As enterprises deploy LLM-powered agents to automate workflows, the security of agent skill ecosystems has emerged as a critical concern. Skills—the capability layer through which agents turn plans into actions—introduce risks such as data leakage, unauthorized operations, and tool misuse. According to a new paper on arXiv, traditional security vetting evaluates each skill in isolation, but real-world agent tasks often invoke multiple skills in a shared execution context. This creates a previously underexplored vulnerability called Skill Composition Risk (SCR): a skill that appears benign alone can become harmful when its outputs, trust signals, authorization cues, or side effects influence later invocations along an activated path.
The SCR-Bench Framework
To systematically evaluate SCR, the researchers developed SCR-Bench, a benchmark operating in controlled, sandboxed skill environments. Rather than relying solely on textual intent or surface behavior, SCR-Bench records downstream state changes and path-level outcomes across composed skill executions.
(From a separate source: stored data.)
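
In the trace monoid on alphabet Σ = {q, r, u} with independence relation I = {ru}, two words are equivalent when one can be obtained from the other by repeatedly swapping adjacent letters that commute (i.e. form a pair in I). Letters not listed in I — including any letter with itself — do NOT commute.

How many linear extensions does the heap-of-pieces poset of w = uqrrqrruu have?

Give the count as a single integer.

6

piece 0:u — minimal
piece 1:q rests on {0:u}
piece 2:r rests on {1:q}
piece 3:r rests on {2:r}
piece 4:q rests on {3:r}
piece 5:r rests on {4:q}
piece 6:r rests on {5:r}
piece 7:u rests on {4:q}
piece 8:u rests on {7:u}
minimal pieces: {0:u}
ways to finish when only these pieces remain (= sum over removing one remaining piece with nothing left below it):
  1 left: {6}→1  {8}→1
  2 left: {5,6}→1  {6,8}→2  {7,8}→1
  3 left: {5,6,8}→3  {6,7,8}→3
  4 left: {5,6,7,8}→6
  5 left: {4,5,6,7,8}→6
  6 left: {3,4,5,6,7,8}→6
  7 left: {2,3,4,5,6,7,8}→6
  placing 0:u first → 6 extensions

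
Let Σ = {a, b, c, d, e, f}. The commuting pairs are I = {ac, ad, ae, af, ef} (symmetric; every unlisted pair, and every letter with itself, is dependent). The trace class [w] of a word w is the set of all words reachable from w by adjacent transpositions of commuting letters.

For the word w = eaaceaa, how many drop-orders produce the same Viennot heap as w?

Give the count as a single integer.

35

0(e) covers ∅
1(a) covers ∅
2(a) covers 1:a
3(c) covers 0:e
4(e) covers 3:c
5(a) covers 2:a
6(a) covers 5:a
floor of heap: 0:e, 1:a
completions by unplaced set U, small U first (add the entries for U minus each lowest piece of U):
  |U|=1: {4}:1  {6}:1
  |U|=2: {3,4}:1  {4,6}:2  {5,6}:1
  |U|=3: {0,3,4}:1  {2,5,6}:1  {3,4,6}:3  {4,5,6}:3
  |U|=4: {0,3,4,6}:4  {1,2,5,6}:1  {2,4,5,6}:4  {3,4,5,6}:6
  |U|=5: {0,3,4,5,6}:10  {1,2,4,5,6}:5  {2,3,4,5,6}:10
  start at 0(e): 15
  start at 1(a): 20
sum over floor = 35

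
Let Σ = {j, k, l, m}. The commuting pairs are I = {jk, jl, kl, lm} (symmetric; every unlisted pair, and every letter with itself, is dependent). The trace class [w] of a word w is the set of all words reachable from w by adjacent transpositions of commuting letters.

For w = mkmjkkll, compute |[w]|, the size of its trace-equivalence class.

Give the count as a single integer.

84

0(m) covers ∅
1(k) covers 0:m
2(m) covers 1:k
3(j) covers 2:m
4(k) covers 2:m
5(k) covers 4:k
6(l) covers ∅
7(l) covers 6:l
floor of heap: 0:m, 6:l
completions by unplaced set U, small U first (add the entries for U minus each lowest piece of U):
  |U|=1: {3}:1  {5}:1  {7}:1
  |U|=2: {3,5}:2  {3,7}:2  {4,5}:1  {5,7}:2  {6,7}:1
  |U|=3: {3,4,5}:3  {3,5,7}:6  {3,6,7}:3  {4,5,7}:3  {5,6,7}:3
  |U|=4: {2,3,4,5}:3  {3,4,5,7}:12  {3,5,6,7}:12  {4,5,6,7}:6
  |U|=5: {1,2,3,4,5}:3  {2,3,4,5,7}:15  {3,4,5,6,7}:30
  |U|=6: {0,1,2,3,4,5}:3  {1,2,3,4,5,7}:18  {2,3,4,5,6,7}:45
  start at 0(m): 63
  start at 6(l): 21
sum over floor = 84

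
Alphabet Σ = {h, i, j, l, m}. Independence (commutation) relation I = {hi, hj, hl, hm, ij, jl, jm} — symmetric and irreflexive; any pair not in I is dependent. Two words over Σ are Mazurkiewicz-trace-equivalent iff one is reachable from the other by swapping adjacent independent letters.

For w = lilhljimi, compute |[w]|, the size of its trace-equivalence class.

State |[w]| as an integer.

piece 0:l — minimal
piece 1:i rests on {0:l}
piece 2:l rests on {1:i}
piece 3:h — minimal
piece 4:l rests on {2:l}
piece 5:j — minimal
piece 6:i rests on {4:l}
piece 7:m rests on {6:i}
piece 8:i rests on {7:m}
minimal pieces: {0:l, 3:h, 5:j}
ways to finish when only these pieces remain (= sum over removing one remaining piece with nothing left below it):
  1 left: {3}→1  {5}→1  {8}→1
  2 left: {3,5}→2  {3,8}→2  {5,8}→2  {7,8}→1
  3 left: {3,5,8}→6  {3,7,8}→3  {5,7,8}→3  {6,7,8}→1
  4 left: {3,5,7,8}→12  {3,6,7,8}→4  {4,6,7,8}→1  {5,6,7,8}→4
  5 left: {2,4,6,7,8}→1  {3,4,6,7,8}→5  {3,5,6,7,8}→20  {4,5,6,7,8}→5
  6 left: {1,2,4,6,7,8}→1  {2,3,4,6,7,8}→6  {2,4,5,6,7,8}→6  {3,4,5,6,7,8}→30
  7 left: {0,1,2,4,6,7,8}→1  {1,2,3,4,6,7,8}→7  {1,2,4,5,6,7,8}→7  {2,3,4,5,6,7,8}→42
  placing 0:l first → 56 extensions
  placing 3:h first → 8 extensions
  placing 5:j first → 8 extensions
total linear extensions = 72

72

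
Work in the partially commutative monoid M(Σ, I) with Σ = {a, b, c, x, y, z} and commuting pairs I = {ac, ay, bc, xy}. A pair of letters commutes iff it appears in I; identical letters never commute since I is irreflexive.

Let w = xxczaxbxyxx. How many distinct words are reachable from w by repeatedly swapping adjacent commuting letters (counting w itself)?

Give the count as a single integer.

4

drop 0:x onto floor
drop 1:x onto {0:x}
drop 2:c onto {1:x}
drop 3:z onto {2:c}
drop 4:a onto {3:z}
drop 5:x onto {4:a}
drop 6:b onto {5:x}
drop 7:x onto {6:b}
drop 8:y onto {6:b}
drop 9:x onto {7:x}
drop 10:x onto {9:x}
ground layer = {0:x}
drop-orders for the pieces not yet dropped (sum over which currently-grounded one goes next):
  1 to go: {8} 1  {10} 1
  2 to go: {8,10} 2  {9,10} 1
  3 to go: {7,9,10} 1  {8,9,10} 3
  4 to go: {7,8,9,10} 4
  5 to go: {6,7,8,9,10} 4
  6 to go: {5,6,7,8,9,10} 4
  7 to go: {4,5,6,7,8,9,10} 4
  8 to go: {3,4,5,6,7,8,9,10} 4
  9 to go: {2,3,4,5,6,7,8,9,10} 4
  if 0:x drops first: 4 orders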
The benchmark comprises three sub-benchmarks designed to capture different composition mechanisms:
- SCR-CapFlow: Tests capability-flow composition, where a skill's output capabilities are passed to subsequent skills.
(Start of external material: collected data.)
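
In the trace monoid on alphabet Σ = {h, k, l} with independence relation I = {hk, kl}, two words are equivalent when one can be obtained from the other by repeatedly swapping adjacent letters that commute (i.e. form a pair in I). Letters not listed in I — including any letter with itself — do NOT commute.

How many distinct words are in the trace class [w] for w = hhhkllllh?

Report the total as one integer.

9

0(h) covers ∅
1(h) covers 0:h
2(h) covers 1:h
3(k) covers ∅
4(l) covers 2:h
5(l) covers 4:l
6(l) covers 5:l
7(l) covers 6:l
8(h) covers 7:l
floor of heap: 0:h, 3:k
completions by unplaced set U, small U first (add the entries for U minus each lowest piece of U):
  |U|=1: {3}:1  {8}:1
  |U|=2: {3,8}:2  {7,8}:1
  |U|=3: {3,7,8}:3  {6,7,8}:1
  |U|=4: {3,6,7,8}:4  {5,6,7,8}:1
  |U|=5: {3,5,6,7,8}:5  {4,5,6,7,8}:1
  |U|=6: {2,4,5,6,7,8}:1  {3,4,5,6,7,8}:6
  |U|=7: {1,2,4,5,6,7,8}:1  {2,3,4,5,6,7,8}:7
  start at 0(h): 8
  start at 3(k): 1
sum over floor = 9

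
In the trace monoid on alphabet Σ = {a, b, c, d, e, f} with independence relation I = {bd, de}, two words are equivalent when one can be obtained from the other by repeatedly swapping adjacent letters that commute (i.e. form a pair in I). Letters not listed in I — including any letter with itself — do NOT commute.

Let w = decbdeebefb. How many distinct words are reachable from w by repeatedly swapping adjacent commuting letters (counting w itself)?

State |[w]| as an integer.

12

piece 0:d — minimal
piece 1:e — minimal
piece 2:c rests on {0:d, 1:e}
piece 3:b rests on {2:c}
piece 4:d rests on {2:c}
piece 5:e rests on {3:b}
piece 6:e rests on {5:e}
piece 7:b rests on {6:e}
piece 8:e rests on {7:b}
piece 9:f rests on {4:d, 8:e}
piece 10:b rests on {9:f}
minimal pieces: {0:d, 1:e}
ways to finish when only these pieces remain (= sum over removing one remaining piece with nothing left below it):
  1 left: {10}→1
  2 left: {9,10}→1
  3 left: {4,9,10}→1  {8,9,10}→1
  4 left: {4,8,9,10}→2  {7,8,9,10}→1
  5 left: {4,7,8,9,10}→3  {6,7,8,9,10}→1
  6 left: {4,6,7,8,9,10}→4  {5,6,7,8,9,10}→1
  7 left: {3,5,6,7,8,9,10}→1  {4,5,6,7,8,9,10}→5
  8 left: {3,4,5,6,7,8,9,10}→6
  9 left: {2,3,4,5,6,7,8,9,10}→6
  placing 0:d first → 6 extensions
  placing 1:e first → 6 extensions
total linear extensions = 12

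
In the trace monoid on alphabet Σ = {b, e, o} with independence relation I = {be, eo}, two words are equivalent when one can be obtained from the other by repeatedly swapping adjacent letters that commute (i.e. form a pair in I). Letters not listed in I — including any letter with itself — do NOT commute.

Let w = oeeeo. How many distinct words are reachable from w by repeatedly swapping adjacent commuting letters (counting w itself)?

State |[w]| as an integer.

10

piece 0:o — minimal
piece 1:e — minimal
piece 2:e rests on {1:e}
piece 3:e rests on {2:e}
piece 4:o rests on {0:o}
minimal pieces: {0:o, 1:e}
ways to finish when only these pieces remain (= sum over removing one remaining piece with nothing left below it):
  1 left: {3}→1  {4}→1
  2 left: {0,4}→1  {2,3}→1  {3,4}→2
  3 left: {0,3,4}→3  {1,2,3}→1  {2,3,4}→3
  placing 0:o first → 4 extensions
  placing 1:e first → 6 extensions
total linear extensions = 10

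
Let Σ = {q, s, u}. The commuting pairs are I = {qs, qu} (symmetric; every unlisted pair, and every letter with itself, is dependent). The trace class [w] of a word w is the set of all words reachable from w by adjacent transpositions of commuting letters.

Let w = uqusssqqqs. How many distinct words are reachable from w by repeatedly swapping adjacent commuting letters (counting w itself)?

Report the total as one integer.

#0=u has no predecessor
#1=q has no predecessor
#2=u depends on [0:u]
#3=s depends on [2:u]
#4=s depends on [3:s]
#5=s depends on [4:s]
#6=q depends on [1:q]
#7=q depends on [6:q]
#8=q depends on [7:q]
#9=s depends on [5:s]
sources: [0:u, 1:q]
N(rest) = Σ N(rest − s) over sources s of rest; N(one piece) = 1:
  size 1 → [8]=1  [9]=1
  size 2 → [5,9]=1  [7,8]=1  [8,9]=2
  size 3 → [4,5,9]=1  [5,8,9]=3  [6,7,8]=1  [7,8,9]=3
  size 4 → [1,6,7,8]=1  [3,4,5,9]=1  [4,5,8,9]=4  [5,7,8,9]=6  [6,7,8,9]=4
  size 5 → [1,6,7,8,9]=5  [2,3,4,5,9]=1  [3,4,5,8,9]=5  [4,5,7,8,9]=10  [5,6,7,8,9]=10
  size 6 → [0,2,3,4,5,9]=1  [1,5,6,7,8,9]=15  [2,3,4,5,8,9]=6  [3,4,5,7,8,9]=15  [4,5,6,7,8,9]=20
  size 7 → [0,2,3,4,5,8,9]=7  [1,4,5,6,7,8,9]=35  [2,3,4,5,7,8,9]=21  [3,4,5,6,7,8,9]=35
  size 8 → [0,2,3,4,5,7,8,9]=28  [1,3,4,5,6,7,8,9]=70  [2,3,4,5,6,7,8,9]=56
  first=0(u) contributes 126
  first=1(q) contributes 84
|[w]| = 210

210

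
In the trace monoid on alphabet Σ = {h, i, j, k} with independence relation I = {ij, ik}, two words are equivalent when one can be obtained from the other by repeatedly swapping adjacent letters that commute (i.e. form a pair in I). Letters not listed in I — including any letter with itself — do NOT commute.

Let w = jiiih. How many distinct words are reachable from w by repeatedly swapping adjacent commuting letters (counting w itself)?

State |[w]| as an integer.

#0=j has no predecessor
#1=i has no predecessor
#2=i depends on [1:i]
#3=i depends on [2:i]
#4=h depends on [0:j, 3:i]
sources: [0:j, 1:i]
N(rest) = Σ N(rest − s) over sources s of rest; N(one piece) = 1:
  size 1 → [4]=1
  size 2 → [0,4]=1  [3,4]=1
  size 3 → [0,3,4]=2  [2,3,4]=1
  first=0(j) contributes 1
  first=1(i) contributes 3
|[w]| = 4

4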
- SCR-TrustLift: Examines trust-transfer composition, where trust signals from one skill elevate the trust of later skills.
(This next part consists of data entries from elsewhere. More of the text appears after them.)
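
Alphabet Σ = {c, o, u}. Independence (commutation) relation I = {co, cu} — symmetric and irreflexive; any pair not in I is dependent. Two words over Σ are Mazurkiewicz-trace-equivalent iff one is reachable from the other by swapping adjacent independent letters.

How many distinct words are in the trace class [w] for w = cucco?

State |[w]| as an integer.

10

0(c) covers ∅
1(u) covers ∅
2(c) covers 0:c
3(c) covers 2:c
4(o) covers 1:u
floor of heap: 0:c, 1:u
completions by unplaced set U, small U first (add the entries for U minus each lowest piece of U):
  |U|=1: {3}:1  {4}:1
  |U|=2: {1,4}:1  {2,3}:1  {3,4}:2
  |U|=3: {0,2,3}:1  {1,3,4}:3  {2,3,4}:3
  start at 0(c): 6
  start at 1(u): 4
sum over floor = 10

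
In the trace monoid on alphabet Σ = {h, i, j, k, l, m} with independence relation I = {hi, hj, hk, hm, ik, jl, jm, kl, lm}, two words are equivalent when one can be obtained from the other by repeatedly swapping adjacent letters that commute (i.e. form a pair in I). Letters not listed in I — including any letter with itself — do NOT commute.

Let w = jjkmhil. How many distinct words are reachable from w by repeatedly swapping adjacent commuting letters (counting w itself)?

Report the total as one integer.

#0=j has no predecessor
#1=j depends on [0:j]
#2=k depends on [1:j]
#3=m depends on [2:k]
#4=h has no predecessor
#5=i depends on [3:m]
#6=l depends on [4:h, 5:i]
sources: [0:j, 4:h]
N(rest) = Σ N(rest − s) over sources s of rest; N(one piece) = 1:
  size 1 → [6]=1
  size 2 → [4,6]=1  [5,6]=1
  size 3 → [3,5,6]=1  [4,5,6]=2
  size 4 → [2,3,5,6]=1  [3,4,5,6]=3
  size 5 → [1,2,3,5,6]=1  [2,3,4,5,6]=4
  first=0(j) contributes 5
  first=4(h) contributes 1
|[w]| = 6

6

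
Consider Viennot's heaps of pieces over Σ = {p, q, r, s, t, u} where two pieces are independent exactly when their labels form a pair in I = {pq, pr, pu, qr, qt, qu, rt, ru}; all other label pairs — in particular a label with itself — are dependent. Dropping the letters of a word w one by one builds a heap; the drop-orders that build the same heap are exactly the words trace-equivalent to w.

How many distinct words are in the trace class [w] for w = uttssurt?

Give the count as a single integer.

piece 0:u — minimal
piece 1:t rests on {0:u}
piece 2:t rests on {1:t}
piece 3:s rests on {2:t}
piece 4:s rests on {3:s}
piece 5:u rests on {4:s}
piece 6:r rests on {4:s}
piece 7:t rests on {5:u}
minimal pieces: {0:u}
ways to finish when only these pieces remain (= sum over removing one remaining piece with nothing left below it):
  1 left: {6}→1  {7}→1
  2 left: {5,7}→1  {6,7}→2
  3 left: {5,6,7}→3
  4 left: {4,5,6,7}→3
  5 left: {3,4,5,6,7}→3
  6 left: {2,3,4,5,6,7}→3
  placing 0:u first → 3 extensions

3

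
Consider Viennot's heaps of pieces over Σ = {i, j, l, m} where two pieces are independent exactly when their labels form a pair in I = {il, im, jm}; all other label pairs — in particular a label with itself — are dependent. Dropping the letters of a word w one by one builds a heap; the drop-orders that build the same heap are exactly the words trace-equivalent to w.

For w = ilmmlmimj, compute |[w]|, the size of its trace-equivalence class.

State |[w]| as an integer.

0(i) covers ∅
1(l) covers ∅
2(m) covers 1:l
3(m) covers 2:m
4(l) covers 3:m
5(m) covers 4:l
6(i) covers 0:i
7(m) covers 5:m
8(j) covers 4:l, 6:i
floor of heap: 0:i, 1:l
completions by unplaced set U, small U first (add the entries for U minus each lowest piece of U):
  |U|=1: {7}:1  {8}:1
  |U|=2: {5,7}:1  {6,8}:1  {7,8}:2
  |U|=3: {0,6,8}:1  {5,7,8}:3  {6,7,8}:3
  |U|=4: {0,6,7,8}:4  {4,5,7,8}:3  {5,6,7,8}:6
  |U|=5: {0,5,6,7,8}:10  {3,4,5,7,8}:3  {4,5,6,7,8}:9
  |U|=6: {0,4,5,6,7,8}:19  {2,3,4,5,7,8}:3  {3,4,5,6,7,8}:12
  |U|=7: {0,3,4,5,6,7,8}:31  {1,2,3,4,5,7,8}:3  {2,3,4,5,6,7,8}:15
  start at 0(i): 18
  start at 1(l): 46
sum over floor = 64

64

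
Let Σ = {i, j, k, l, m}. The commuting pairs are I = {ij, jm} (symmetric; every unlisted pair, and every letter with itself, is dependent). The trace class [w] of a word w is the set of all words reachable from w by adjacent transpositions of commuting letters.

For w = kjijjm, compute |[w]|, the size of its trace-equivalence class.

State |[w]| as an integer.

10

drop 0:k onto floor
drop 1:j onto {0:k}
drop 2:i onto {0:k}
drop 3:j onto {1:j}
drop 4:j onto {3:j}
drop 5:m onto {2:i}
ground layer = {0:k}
drop-orders for the pieces not yet dropped (sum over which currently-grounded one goes next):
  1 to go: {4} 1  {5} 1
  2 to go: {2,5} 1  {3,4} 1  {4,5} 2
  3 to go: {1,3,4} 1  {2,4,5} 3  {3,4,5} 3
  4 to go: {1,3,4,5} 4  {2,3,4,5} 6
  if 0:k drops first: 10 orders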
- SCR-AuthBlur: Assesses authorization-confusion composition, where authorization cues become blurred across skill boundaries.
Key Findings: Attack Success Rates Under Composition
The paper reports stark contrasts between isolated and composed evaluations. The table below summarizes the attack success rates (ASR) for each sub-benchmark:
| Sub-benchmark | Isolated Baseline ASR | Composed Path ASR | Increase Factor |
|---|---|---|---|
| SCR-CapFlow | ~0% | 33.6% | Near-infinite |
| SCR-TrustLift (4 of 5 backends) | ~0% | >96.5% | >96.5x |
| SCR-AuthBlur (L1 context) | L0 baseline (isolated) | +71.8% risky-approval rate | 71.8% increase |
According to the paper, composed paths expose risks largely absent under isolated evaluation. In SCR-CapFlow, attack success rate reaches 33.6% under composition, compared with near-zero isolated baselines. For SCR-TrustLift, the attack success rate exceeds 96.5% on four of five backends. In SCR-AuthBlur, the risky-approval rate increases by 71.8% relative to the L0 isolated baseline under the L1 context setting.
Implications for Enterprise Security
For CTOs and technology leaders integrating agent ecosystems, the findings underscore that agent skill security must be assessed at the level of activated paths rather than isolated artifacts. A skill that passes all individual checks could, when combined with others, enable unauthorized operations, data exfiltration, or privilege escalation. The paper positions SCR and SCR-Bench as a foundation for path-aware risk evaluation and defense in LLM agent skill ecosystems. Enterprises relying on agent workflows—such as automated supply-chain decisions or trade documentation processing—should incorporate path-level security testing before deployment.
The preprint, authored by researchers Xie, Du, Jiawei, Cheng, Yu, Zhou, Jiuan, Yin, and Zhaoxia, is available on arXiv and includes a public benchmark repository for further study.